Sachin Bansal, one of the country's newest billionaires courtesy his recent exit from Flipkart post its $16 billion deal with Walmart, is ready to get back to the startup world. And this time round he is reportedly going to focus on the fintech space that is growing at a five-year compounded rate of 22%, and the booming agritech sector.
Sources familiar with the Flipkart co-founder's plans told The Economic Times that he will establish a holding company through which he will directly run his new businesses as well as invest money for large minority and majority stakes in the above-mentioned sectors. Bansal has already roped in investment banker Ankit Agarwal as a partner and founding employee of this platform. Agarwal, until recently a director at Bank of America and previously with Deutsche Bank, and Bansal have known each other since their IIT-Delhi days.
"They are evaluating multiple segments as well as investments in both these areas (fintech and agriculture-technology) to understand them better. These two focus areas are where Bansal is expected to deploy a large chunk of his capital," a source told the daily, adding, "The timeline for when the (holding) company will be launched is not clear yet."
Bansal, who is believed to have made $750-760 million from the Flipkart-Walmart deal by selling his 5% stake in the company, is already in talks to invest $100 million in home-grown cab aggregator Ola and $30 million in electric scooter startup Ather Energy.
According to sources, the investment in Ola could increase to $150 million, with a portion of it going to buy New York-based investment firm Tiger Global Management's stake in the ride-hailing company apart from the primary infusion.
They added that Bansal had also held talks to invest a further $35-40 million in artificial intelligence-based healthcare venture Sigtuple, where he is already an investor, as well as an "exploratory meeting" with online insurance venture Acko, but both options fell through.
Software body NASSCOM expects the Indian fintech market to touch $2.4 billion by 2020, spurred along in part by the government's push towards a digital economy. So Bansal's interest in the space is hardly surprising. According to the Inc42 Indian Tech Startup Funding Report, fintech startups raised $631.29 million - the highest for tech startup funding - across 70 deals in the first half of the current fiscal alone.

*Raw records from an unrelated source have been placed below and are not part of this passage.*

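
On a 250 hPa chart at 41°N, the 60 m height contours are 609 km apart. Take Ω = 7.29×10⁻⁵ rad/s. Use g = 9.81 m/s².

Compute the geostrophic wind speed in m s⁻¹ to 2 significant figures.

10 m s⁻¹

Coriolis parameter at 41°N:
f = 2Ω sin φ = 2 × 7.29×10⁻⁵ × sin 41° = 9.57×10⁻⁵ s⁻¹
Height gradient: |∂Z/∂n| = 60 m / 609000 m = 9.85×10⁻⁵
On a pressure surface, geostrophic balance gives V_g = (g/f)|∂Z/∂n|:
V_g = 9.81 × 9.85×10⁻⁵ / 9.57×10⁻⁵ = 10.1 m/s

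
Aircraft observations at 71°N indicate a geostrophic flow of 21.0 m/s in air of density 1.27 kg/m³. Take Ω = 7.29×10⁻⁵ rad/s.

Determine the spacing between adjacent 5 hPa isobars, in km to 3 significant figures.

136 km

Coriolis parameter at 71°N:
f = 2Ω sin φ = 2 × 7.29×10⁻⁵ × sin 71° = 1.38×10⁻⁴ s⁻¹
Geostrophic balance rearranged: |∂P/∂n| = f ρ V_g
|∂P/∂n| = 1.38×10⁻⁴ × 1.27 × 21.0 = 3.68×10⁻³ Pa/m
Isobar spacing: Δn = ΔP/|∂P/∂n| = 500 Pa / 3.68×10⁻³ Pa/m = 135994 m ≈ 136 km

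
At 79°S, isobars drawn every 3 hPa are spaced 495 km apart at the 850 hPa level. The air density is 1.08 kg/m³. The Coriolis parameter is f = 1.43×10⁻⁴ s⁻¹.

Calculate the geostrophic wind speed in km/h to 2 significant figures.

14 km/h

Pressure gradient: |∂P/∂n| = 300 Pa / 495000 m = 6.06×10⁻⁴ Pa/m
Geostrophic balance (pressure-gradient force = Coriolis force):
V_g = (1/(fρ)) |∂P/∂n| = 6.06×10⁻⁴ / (1.43×10⁻⁴ × 1.08) = 3.92 m/s
Converting: 3.92 m/s × 3.6 = 14 km/h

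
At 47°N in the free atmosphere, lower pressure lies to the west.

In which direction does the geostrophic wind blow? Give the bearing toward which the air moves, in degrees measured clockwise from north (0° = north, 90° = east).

000°

The pressure-gradient force points toward the west (bearing 270°).
Geostrophic balance: in the Northern Hemisphere the Coriolis force deflects motion to the right, so the geostrophic wind blows 90° to the right of the pressure-gradient force (low pressure on the left).
Rotating 270° by 90° clockwise gives 000° — the wind blows toward the north.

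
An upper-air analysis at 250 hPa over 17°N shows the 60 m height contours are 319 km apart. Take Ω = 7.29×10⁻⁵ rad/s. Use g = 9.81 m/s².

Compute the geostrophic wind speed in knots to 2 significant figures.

84 knots

Coriolis parameter at 17°N:
f = 2Ω sin φ = 2 × 7.29×10⁻⁵ × sin 17° = 4.26×10⁻⁵ s⁻¹
Height gradient: |∂Z/∂n| = 60 m / 319000 m = 1.88×10⁻⁴
On a pressure surface, geostrophic balance gives V_g = (g/f)|∂Z/∂n|:
V_g = 9.81 × 1.88×10⁻⁴ / 4.26×10⁻⁵ = 43.3 m/s
Converting: 43.3 m/s × 1.944 = 84 knots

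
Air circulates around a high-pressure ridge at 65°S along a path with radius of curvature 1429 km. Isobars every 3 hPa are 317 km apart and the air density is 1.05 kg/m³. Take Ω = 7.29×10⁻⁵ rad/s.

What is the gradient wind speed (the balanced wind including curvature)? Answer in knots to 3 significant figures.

13.8 knots

Coriolis parameter at 65°S:
f = 2Ω sin φ = 2 × 7.29×10⁻⁵ × sin 65° = 1.32×10⁻⁴ s⁻¹
Pressure gradient: |∂P/∂n| = 300 Pa / 317000 m = 9.46×10⁻⁴ Pa/m
Geostrophic speed: V_g = |∂P/∂n|/(fρ) = 9.46×10⁻⁴/(1.32×10⁻⁴ × 1.05) = 6.82 m/s
Around a high, pressure-gradient force acts outward with centrifugal, so Coriolis balances both:
fV = (1/ρ)|∂P/∂n| + V²/R  →  V² − fR·V + fR·V_g = 0
With fR = 1.32×10⁻⁴ × 1429×10³ m = 189 m/s:
V = [fR − √((fR)² − 4 fR V_g)]/2 = [189 − √(189² − 4×189×6.82)]/2 = 7.09 m/s
Supergeostrophic (V > V_g = 6.82 m/s), as expected around a high.
Converting: 7.09 m/s × 1.944 = 13.8 knots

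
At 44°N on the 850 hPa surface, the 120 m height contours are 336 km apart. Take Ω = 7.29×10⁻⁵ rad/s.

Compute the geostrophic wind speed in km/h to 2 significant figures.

120 km/h

Coriolis parameter at 44°N:
f = 2Ω sin φ = 2 × 7.29×10⁻⁵ × sin 44° = 1.01×10⁻⁴ s⁻¹
Height gradient: |∂Z/∂n| = 120 m / 336000 m = 3.57×10⁻⁴
On a pressure surface, geostrophic balance gives V_g = (g/f)|∂Z/∂n|:
V_g = 9.81 × 3.57×10⁻⁴ / 1.01×10⁻⁴ = 34.6 m/s
Converting: 34.6 m/s × 3.6 = 120 km/h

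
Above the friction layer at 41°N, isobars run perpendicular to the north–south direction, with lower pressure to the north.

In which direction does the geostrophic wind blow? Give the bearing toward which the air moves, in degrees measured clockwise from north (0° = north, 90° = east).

The pressure-gradient force points toward the north (bearing 000°).
Geostrophic balance: in the Northern Hemisphere the Coriolis force deflects motion to the right, so the geostrophic wind blows 90° to the right of the pressure-gradient force (low pressure on the left).
Rotating 000° by 90° clockwise gives 090° — the wind blows toward the east.

090°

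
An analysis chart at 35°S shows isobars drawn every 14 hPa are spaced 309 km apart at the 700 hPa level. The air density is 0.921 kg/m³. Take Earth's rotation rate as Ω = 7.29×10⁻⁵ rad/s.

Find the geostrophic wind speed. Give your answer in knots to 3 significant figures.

Coriolis parameter at 35°S:
f = 2Ω sin φ = 2 × 7.29×10⁻⁵ × sin 35° = 8.36×10⁻⁵ s⁻¹
Pressure gradient: |∂P/∂n| = 1400 Pa / 309000 m = 4.53×10⁻³ Pa/m
Geostrophic balance (pressure-gradient force = Coriolis force):
V_g = (1/(fρ)) |∂P/∂n| = 4.53×10⁻³ / (8.36×10⁻⁵ × 0.921) = 58.8 m/s
Converting: 58.8 m/s × 1.944 = 114 knots

114 knots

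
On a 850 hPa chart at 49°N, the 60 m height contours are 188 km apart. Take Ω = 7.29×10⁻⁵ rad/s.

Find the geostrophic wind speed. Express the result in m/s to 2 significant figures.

28 m/s

Coriolis parameter at 49°N:
f = 2Ω sin φ = 2 × 7.29×10⁻⁵ × sin 49° = 1.10×10⁻⁴ s⁻¹
Height gradient: |∂Z/∂n| = 60 m / 188000 m = 3.19×10⁻⁴
On a pressure surface, geostrophic balance gives V_g = (g/f)|∂Z/∂n|:
V_g = 9.81 × 3.19×10⁻⁴ / 1.10×10⁻⁴ = 28.5 m/s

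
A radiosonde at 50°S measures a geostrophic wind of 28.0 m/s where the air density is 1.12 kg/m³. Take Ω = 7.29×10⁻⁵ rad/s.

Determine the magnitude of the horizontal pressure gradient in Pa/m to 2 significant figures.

Coriolis parameter at 50°S:
f = 2Ω sin φ = 2 × 7.29×10⁻⁵ × sin 50° = 1.12×10⁻⁴ s⁻¹
Geostrophic balance rearranged: |∂P/∂n| = f ρ V_g
|∂P/∂n| = 1.12×10⁻⁴ × 1.12 × 28.0 = 3.50×10⁻³ Pa/m

3.5×10⁻³ Pa/m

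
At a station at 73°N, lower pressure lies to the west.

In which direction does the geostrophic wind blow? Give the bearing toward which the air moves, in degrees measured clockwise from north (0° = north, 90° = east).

000°

The pressure-gradient force points toward the west (bearing 270°).
Geostrophic balance: in the Northern Hemisphere the Coriolis force deflects motion to the right, so the geostrophic wind blows 90° to the right of the pressure-gradient force (low pressure on the left).
Rotating 270° by 90° clockwise gives 000° — the wind blows toward the north.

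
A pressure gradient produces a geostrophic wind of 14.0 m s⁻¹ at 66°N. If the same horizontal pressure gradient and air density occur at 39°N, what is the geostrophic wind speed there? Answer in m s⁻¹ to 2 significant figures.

With the same pressure gradient and density, V_g ∝ 1/f ∝ 1/sin φ.
V₂ = V₁ · sin φ₁ / sin φ₂ = 14.0 × sin 66° / sin 39°
V₂ = 14.0 × 0.9135/0.6293 = 20 m s⁻¹

20 m s⁻¹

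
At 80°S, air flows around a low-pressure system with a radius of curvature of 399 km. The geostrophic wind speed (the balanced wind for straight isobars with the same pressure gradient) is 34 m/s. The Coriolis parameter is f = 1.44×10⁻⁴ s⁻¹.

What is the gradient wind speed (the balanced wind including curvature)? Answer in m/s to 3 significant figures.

24.0 m/s

Around a low, centrifugal force acts outward with Coriolis, so pressure-gradient force balances both:
(1/ρ)|∂P/∂n| = fV + V²/R  →  V² + fR·V − fR·V_g = 0
With fR = 1.44×10⁻⁴ × 399×10³ m = 57.5 m/s:
V = [−fR + √((fR)² + 4 fR V_g)]/2 = [−57.5 + √(57.5² + 4×57.5×34)]/2 = 24 m/s
Subgeostrophic (V < V_g = 34 m/s), as expected around a low.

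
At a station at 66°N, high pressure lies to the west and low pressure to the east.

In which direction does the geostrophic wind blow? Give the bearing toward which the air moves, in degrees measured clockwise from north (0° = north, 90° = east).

180°

The pressure-gradient force points toward the east (bearing 090°).
Geostrophic balance: in the Northern Hemisphere the Coriolis force deflects motion to the right, so the geostrophic wind blows 90° to the right of the pressure-gradient force (low pressure on the left).
Rotating 090° by 90° clockwise gives 180° — the wind blows toward the south.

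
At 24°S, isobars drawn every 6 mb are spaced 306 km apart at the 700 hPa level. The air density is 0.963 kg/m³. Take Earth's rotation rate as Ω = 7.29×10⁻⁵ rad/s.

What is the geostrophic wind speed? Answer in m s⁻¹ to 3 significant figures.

34.3 m s⁻¹

Coriolis parameter at 24°S:
f = 2Ω sin φ = 2 × 7.29×10⁻⁵ × sin 24° = 5.93×10⁻⁵ s⁻¹
Pressure gradient: |∂P/∂n| = 600 Pa / 306000 m = 1.96×10⁻³ Pa/m
Geostrophic balance (pressure-gradient force = Coriolis force):
V_g = (1/(fρ)) |∂P/∂n| = 1.96×10⁻³ / (5.93×10⁻⁵ × 0.963) = 34.3 m/s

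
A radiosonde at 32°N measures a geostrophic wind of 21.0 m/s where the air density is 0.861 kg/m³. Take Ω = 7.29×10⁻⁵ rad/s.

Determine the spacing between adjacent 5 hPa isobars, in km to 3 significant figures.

Coriolis parameter at 32°N:
f = 2Ω sin φ = 2 × 7.29×10⁻⁵ × sin 32° = 7.73×10⁻⁵ s⁻¹
Geostrophic balance rearranged: |∂P/∂n| = f ρ V_g
|∂P/∂n| = 7.73×10⁻⁵ × 0.861 × 21.0 = 1.40×10⁻³ Pa/m
Isobar spacing: Δn = ΔP/|∂P/∂n| = 500 Pa / 1.40×10⁻³ Pa/m = 357915 m ≈ 358 km

358 km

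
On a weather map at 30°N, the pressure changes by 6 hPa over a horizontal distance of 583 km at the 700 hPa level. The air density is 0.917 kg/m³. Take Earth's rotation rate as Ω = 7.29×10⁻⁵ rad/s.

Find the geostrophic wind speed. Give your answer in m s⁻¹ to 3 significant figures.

Coriolis parameter at 30°N:
f = 2Ω sin φ = 2 × 7.29×10⁻⁵ × sin 30° = 7.29×10⁻⁵ s⁻¹
Pressure gradient: |∂P/∂n| = 600 Pa / 583000 m = 1.03×10⁻³ Pa/m
Geostrophic balance (pressure-gradient force = Coriolis force):
V_g = (1/(fρ)) |∂P/∂n| = 1.03×10⁻³ / (7.29×10⁻⁵ × 0.917) = 15.4 m/s

15.4 m s⁻¹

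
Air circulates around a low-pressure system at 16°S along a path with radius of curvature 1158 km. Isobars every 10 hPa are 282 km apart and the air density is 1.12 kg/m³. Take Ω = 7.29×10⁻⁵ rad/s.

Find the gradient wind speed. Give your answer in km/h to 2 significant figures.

150 km/h

Coriolis parameter at 16°S:
f = 2Ω sin φ = 2 × 7.29×10⁻⁵ × sin 16° = 4.02×10⁻⁵ s⁻¹
Pressure gradient: |∂P/∂n| = 1000 Pa / 282000 m = 3.55×10⁻³ Pa/m
Geostrophic speed: V_g = |∂P/∂n|/(fρ) = 3.55×10⁻³/(4.02×10⁻⁵ × 1.12) = 78.8 m/s
Around a low, centrifugal force acts outward with Coriolis, so pressure-gradient force balances both:
(1/ρ)|∂P/∂n| = fV + V²/R  →  V² + fR·V − fR·V_g = 0
With fR = 4.02×10⁻⁵ × 1158×10³ m = 46.5 m/s:
V = [−fR + √((fR)² + 4 fR V_g)]/2 = [−46.5 + √(46.5² + 4×46.5×78.8)]/2 = 41.6 m/s
Subgeostrophic (V < V_g = 78.8 m/s), as expected around a low.
Converting: 41.6 m/s × 3.6 = 150 km/h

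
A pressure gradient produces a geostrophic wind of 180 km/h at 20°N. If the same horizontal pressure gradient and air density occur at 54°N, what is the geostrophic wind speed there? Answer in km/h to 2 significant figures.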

Then, last month, Hong Kong-based hedge fund Steadview Capital announced that it had invested $30 million in IndWealth, a wealth-tech platform launched by Ashish Kashyap, who had founded travel website Ibibo. More recently, FreeCharge co-founder Kunal Shah announced the launch of Cred, a financial services platform targeting consumers having high creditworthiness. The platform raised $25 million about two months ago in a round led by Sequoia and Ribbit.
However, Bansal's interest in the agritech space is raising eyebrows. "It is a huge sector with a huge amount of problems. (But) there are quite a few areas in agriculture where startups are using software-as-a-service (SaaS), Internet of Things (IoT) solutions, and remote sensing to improve the logistics and productivity of the sector," Jinesh Shah, cofounder of agriculture sector-focused venture fund Omnivore, told the daily. He added that the number of companies that approach Omnivore for funding has jumped from just one or two a week in 2012-2013 to about 6-7 a week now.